Preval has sought to persuade U.N. officials, foreign diplomats and Haiti's interim authorities to review his claims of counting irregularities before announcing final figures. Preval hinted that any determination by the electoral council that a March 19 runoff would be needed could ignite uncontrolled protests by supporters.
"If they publish these figures as they are, we will contest them -- and if Lespwa contests them, the Haitian people will contest them," Preval warned.
The latest figures from the Provisional Electoral Council, posted midday Monday, showed Preval just short of an outright majority among the 33 presidential contenders, with 48.76%.
The nearest challenger was Leslie Manigat, 75, who polled 11.8% and has so far spurned suggestions that he concede victory to spare the country a costly and potentially chaotic runoff.
The third-place candidate, garment factory owner Charles Henri Baker, whose share stands at less than 8%, also opposes any concession that would hasten Preval's ascent to the National Palace.
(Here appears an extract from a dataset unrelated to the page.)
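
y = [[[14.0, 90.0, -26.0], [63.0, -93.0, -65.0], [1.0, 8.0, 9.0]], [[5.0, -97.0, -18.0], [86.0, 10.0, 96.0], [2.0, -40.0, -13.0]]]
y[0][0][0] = 14.0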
Baker, 50, a member of the tiny, light-skinned elite that controls Haiti's economy, was one of Aristide's most passionate adversaries.
Some distant finishers have offered to cede their votes to Preval, including former Aristide police chief Dany Toussaint and former Port-au-Prince mayor Evans Paul. But others argue that Preval needs a clear victory to prevent a cloud of illegitimacy over his presidency.
Voting irregularities in the May 2000 parliamentary election prompted a boycott of the presidential vote six months later that returned Aristide to power for a second term, and set Haiti on its descent into institutional chaos.